The honest version you buried at the end is actually the thing worth examining. Fifteen task templates for one company's support tickets—that's not a failure mode, that's the actual constraint revealing itself. But let me push back on the framing a bit.
You're right that "agent" has become marketing noise. But I'd separate two different problems: one is whether something completes a task end-to-end without human intervention (the demo problem), and the other is whether the *system* reliably does what you need it to do. Those aren't the same thing. A chess engine doesn't get "nudged" at move 15 to fix a hallucination, but a support ticket router that needs a human to review maybe 5% of edge cases? That's potentially fine, depending on the baseline cost of the human just handling it from scratch. You're not comparing against a magical autonomous agent. You're comparing against what it replaces.

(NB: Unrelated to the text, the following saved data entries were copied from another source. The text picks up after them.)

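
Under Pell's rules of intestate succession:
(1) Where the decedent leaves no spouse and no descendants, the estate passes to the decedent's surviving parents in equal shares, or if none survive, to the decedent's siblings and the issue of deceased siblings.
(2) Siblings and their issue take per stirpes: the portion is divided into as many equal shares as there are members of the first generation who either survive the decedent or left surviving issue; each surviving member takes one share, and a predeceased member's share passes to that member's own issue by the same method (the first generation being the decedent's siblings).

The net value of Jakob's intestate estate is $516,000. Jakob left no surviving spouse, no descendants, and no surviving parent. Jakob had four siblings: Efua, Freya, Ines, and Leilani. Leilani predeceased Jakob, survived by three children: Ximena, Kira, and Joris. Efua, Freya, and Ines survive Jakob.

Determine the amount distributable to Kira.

The entire $516,000 passes to the siblings and their issue.
That amount ($516,000) is divided into 4 shares of $129,000: Efua, Freya, and Ines each take $129,000; Leilani's $129,000 share passes to Leilani's issue.
Leilani's share ($129,000) is divided into 3 shares of $43,000: Ximena, Kira, and Joris each take $43,000.

Kira receives $43,000.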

The stickier issue is that we don't have good language for "system that reduces human labor by X% in a narrow domain" because that doesn't go viral. Three months of tuning for fifteen templates sounds expensive until you realize it's cheaper than hiring someone, and then suddenly the ROI math isn't abstract anymore. But you can't demo that in a boardroom the same way you demo a form-filling agent. So yeah, the boring stuff doesn't get funded, and we end up with a graveyard of demos and a handful of actually-deployed things that work quietly in the background.
You've spotted the real fault line, which is that we're conflating two completely different operating modes and calling them both "agents." The demo version is a UI automation tool with error correction, which is genuinely useful for certain things but breaks down fast in production. The internal one is a state machine with learned parameters, which is unsexy but actually reliable—and those fifteen task templates are doing the real work, not some emergent reasoning capability.
The thing that clicks for me is that the second approach admits what it is. You're not pretending the system is reasoning its way through novel problems; you're saying "here's a narrow, well-defined class of work, and here's a reliable way to automate it." That's how infrastructure problems get solved too—you don't build systems that adapt to anything, you build systems that handle your actual workload predictably. The companies shipping the boring version probably have better on-call rotations and fewer 3am pages about hallucinated fields.
The marketing problem is real, though. Nobody invests in "we built a really good form-filling system for this one business process" the way they do "we built an AI agent." But I'd guess five years from now the useful deployed systems look a lot more like the internal one than the demo. The demo gets VC money and conference talks; the internal one gets your tickets closed on time.